The world's oldest living twin brothers, Paulus (L) and Pieter Langerock from Belgium, 102, toast with a glass of red wine at the Ter Venne retirement home in Sint-Martens-Latem, Belgium, July 4, 2016.
Francois Lenoir—REUTERS
By Aric Jenkins
July 8, 2017

The world’s oldest-living male twins celebrated a milestone birthday Saturday.

Pierre and Paul Langerock of Belgium — who currently hold the record for oldest living male twins, according to the Guinness World Records — turned 104.

The centenarian brothers have lived together most of their lives and both made a living as court magistrates, according to the Associated Press.
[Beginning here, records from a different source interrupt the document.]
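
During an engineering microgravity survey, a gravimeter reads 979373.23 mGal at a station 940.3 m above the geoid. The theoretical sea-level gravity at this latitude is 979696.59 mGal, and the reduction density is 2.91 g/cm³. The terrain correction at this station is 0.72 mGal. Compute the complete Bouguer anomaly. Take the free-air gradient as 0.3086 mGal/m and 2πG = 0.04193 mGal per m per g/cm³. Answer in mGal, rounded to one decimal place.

-147.2

Free-air correction = 0.3086 × 940.3 = 290.18 mGal
Free-air anomaly = 979373.23 − 979696.59 + (290.18) = -33.18 mGal
Bouguer slab correction = 0.04193 × 2.91 × 940.3 = 114.73 mGal
Simple Bouguer anomaly = -33.18 − (114.73) = -147.91 mGal
Complete Bouguer anomaly = -147.91 + 0.72 = -147.19 mGal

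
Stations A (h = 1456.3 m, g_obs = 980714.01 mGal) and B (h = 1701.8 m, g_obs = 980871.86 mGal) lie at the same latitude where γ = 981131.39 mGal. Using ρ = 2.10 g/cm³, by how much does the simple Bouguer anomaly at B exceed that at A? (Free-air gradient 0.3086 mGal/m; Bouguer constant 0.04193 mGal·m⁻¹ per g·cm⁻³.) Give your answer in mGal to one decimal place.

212.0

Δg_SB(A) = 980714.01 − 981131.39 + 0.3086×1456.3 − 0.04193×2.10×1456.3 = -96.20 mGal
Δg_SB(B) = 980871.86 − 981131.39 + 0.3086×1701.8 − 0.04193×2.10×1701.8 = 115.80 mGal
Difference = 115.80 − (-96.20) = 212.00 mGal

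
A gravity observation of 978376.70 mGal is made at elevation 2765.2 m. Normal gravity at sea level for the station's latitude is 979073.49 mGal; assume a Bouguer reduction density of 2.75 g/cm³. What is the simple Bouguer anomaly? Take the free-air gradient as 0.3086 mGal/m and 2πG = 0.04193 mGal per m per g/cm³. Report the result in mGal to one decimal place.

Free-air correction = 0.3086 × 2765.2 = 853.34 mGal
Free-air anomaly = 978376.70 − 979073.49 + (853.34) = 156.55 mGal
Bouguer slab correction = 0.04193 × 2.75 × 2765.2 = 318.85 mGal
Simple Bouguer anomaly = 156.55 − (318.85) = -162.30 mGal

-162.3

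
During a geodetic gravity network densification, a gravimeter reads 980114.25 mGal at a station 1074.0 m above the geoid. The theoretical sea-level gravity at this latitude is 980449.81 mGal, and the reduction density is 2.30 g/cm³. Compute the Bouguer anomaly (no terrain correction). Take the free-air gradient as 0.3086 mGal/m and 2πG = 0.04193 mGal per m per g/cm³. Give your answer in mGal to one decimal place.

Free-air correction = 0.3086 × 1074.0 = 331.44 mGal
Free-air anomaly = 980114.25 − 980449.81 + (331.44) = -4.12 mGal
Bouguer slab correction = 0.04193 × 2.30 × 1074.0 = 103.58 mGal
Simple Bouguer anomaly = -4.12 − (103.58) = -107.70 mGal

-107.7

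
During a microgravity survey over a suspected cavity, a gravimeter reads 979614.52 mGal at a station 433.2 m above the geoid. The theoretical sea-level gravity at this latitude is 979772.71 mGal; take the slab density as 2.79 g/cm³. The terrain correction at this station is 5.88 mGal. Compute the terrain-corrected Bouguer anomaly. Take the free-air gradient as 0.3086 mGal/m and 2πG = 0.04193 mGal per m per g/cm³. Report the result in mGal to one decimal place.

-69.3

Free-air correction = 0.3086 × 433.2 = 133.69 mGal
Free-air anomaly = 979614.52 − 979772.71 + (133.69) = -24.50 mGal
Bouguer slab correction = 0.04193 × 2.79 × 433.2 = 50.68 mGal
Simple Bouguer anomaly = -24.50 − (50.68) = -75.18 mGal
Complete Bouguer anomaly = -75.18 + 5.88 = -69.30 mGal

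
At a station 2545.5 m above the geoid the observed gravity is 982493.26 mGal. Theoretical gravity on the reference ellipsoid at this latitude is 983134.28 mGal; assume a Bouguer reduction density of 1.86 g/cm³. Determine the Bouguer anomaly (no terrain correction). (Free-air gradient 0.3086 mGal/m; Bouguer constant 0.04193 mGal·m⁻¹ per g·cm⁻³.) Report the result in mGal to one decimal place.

-54.0

Free-air correction = 0.3086 × 2545.5 = 785.54 mGal
Free-air anomaly = 982493.26 − 983134.28 + (785.54) = 144.52 mGal
Bouguer slab correction = 0.04193 × 1.86 × 2545.5 = 198.52 mGal
Simple Bouguer anomaly = 144.52 − (198.52) = -54.00 mGal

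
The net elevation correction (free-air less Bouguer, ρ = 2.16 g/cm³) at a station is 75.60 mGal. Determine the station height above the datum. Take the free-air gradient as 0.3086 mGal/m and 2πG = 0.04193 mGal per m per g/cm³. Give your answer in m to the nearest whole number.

Combined gradient = 0.3086 − 0.04193 × 2.16 = 0.2180312 mGal/m
h = 75.60 / 0.2180312 = 346.74 m

347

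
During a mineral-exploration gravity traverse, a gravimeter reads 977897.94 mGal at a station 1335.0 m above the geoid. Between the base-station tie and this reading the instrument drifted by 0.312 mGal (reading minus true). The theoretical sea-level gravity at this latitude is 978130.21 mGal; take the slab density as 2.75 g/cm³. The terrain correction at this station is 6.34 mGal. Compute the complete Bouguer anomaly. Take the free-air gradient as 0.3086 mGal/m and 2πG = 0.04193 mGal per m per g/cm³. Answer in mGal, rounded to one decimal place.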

They currently still share a room at a nursing room just outside of the Belgian city of Ghent.

They both remained unmarried throughout their lives “because they always disapproved of each other’s potential partners,” the AP reported. The Langerock brothers revealed last year that they do have some regrets about not having children, or grandchildren, but said they’re happy to have each other as best friends, according to Reuters.

The Langerocks have just under two years to go before they can clinch the world record for the oldest male twins. Glen and Dale Moyer, of the U.S., currently hold the record, who each were alive for at least 105 years before Glen passed away. The overall world record for oldest twins ever is held by sisters Kin Narita and Gin Kanie, of Japan, who each lived to be at least 107 before Kin’s death in 2000.